O melhor presente que pode dar-se ao leitor de um escritor de quem já se leu a obra inteira várias vezes é a descoberta de textos inéditos. Vasco Rosa fez isso por mim. Acabo de adquirir "Lume sobre cinzas" e "Paisagem com Figuras" de Raul Brandão (1867-1930) - o melhor escritor português de sempre. O primeiro volume reúne textos dispersos, ensaios dramatúrgicos e apontamentos de viagens, escritos entre 1887 e 1930. O segundo contém retratos de escritores como Camilo Castelo Branco ou Eça de Queirós. Voltarei ao assunto quando acabar de os ler.

sexta-feira, agosto 18, 2006

!!! (Chk Chk Chk)



Sensualíssimo, Nic Offer dos !!!, jeans de cinta dois centímetros abaixo do que seria uma cinta descida, a serpentear o corpo, as ancas e os ombros, a incendiar a multidão. Impossível não dançar. Foi o melhor concerto da noite, ontem, no palco principal de Paredes de Coura.

Gunter Grass IV

Voilá!
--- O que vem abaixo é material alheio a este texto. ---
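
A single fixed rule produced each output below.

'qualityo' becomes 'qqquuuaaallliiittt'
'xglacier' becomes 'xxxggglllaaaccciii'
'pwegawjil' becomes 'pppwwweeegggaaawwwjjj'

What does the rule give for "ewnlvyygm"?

The pattern: delete the last 2 characters, then repeat every character 3 times.
"ewnlvyygm" → "eeewwwnnnlllvvvyyyyyy".

eeewwwnnnlllvvvyyyyyy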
A autobiografia "Descascando a cebola" quase esgotou no dia do lançamento: 130 mil exemplares. Ao fim do segundo dia sobravam menos de 20 mil volumes nas livrarias alemãs, austríacas e suíças, escreve o Público. A Steidl, a editora, já anunciou que a segunda edição terá cem mil exemplares. Agora, é só esperar que chegue cá.

quinta-feira, agosto 17, 2006

Morrissey

É Inês Nadais do Público quem melhor resume o concerto de Morrissey, anteontem, em Paredes de Coura: "Há coisas que estão destinadas a serem maiores do que as outras, mesmo quando acabam a meio."

Miguel Esteves Cardoso

Uma alma generosa avisou-me: o Mec está de volta! Reproduzo um dos seus posts recentes como quem reproduz a falta imensa que sentia dele.
«"O amor é como uma faca: tem dois gumes", diz-me C. entre um trago de vinho branco e um beijo molhado. Concordo sem reservas. Só tenho pena de ainda não ter conhecido o gume que não faz doer.»

Gunter Grass III

Afinal, eu tinha razão: a revelação feita pelo escritor alemão Günter Grass - pertenceu às Waffen SS -, a propósito da sua autobiografia, não passou de uma pobre, mas seguramente eficaz, manobra de marketing. A obra "Descascando a Cebola", cujo lançamento estava previsto para 1 de Setembro, foi lançada hoje.

Bloc Party

Não foi a chuva que me expulsou hoje de Paredes de Coura. Ainda assim, como Morrissey, abandonei o palco antes do fim. Porque, às vezes, desistir é a única forma possível de libertação. Ou, como disse o vocalista dos extintos Smiths, porque "a porta de entrada é também a porta de saída". E, às vezes, é melhor sair. Não me perdoo por ter perdido o concerto dos Bloc Party. Mas a Antena 3 salvou a minha noite. Foi a partilha possível. Do you wanna come over and kill some time?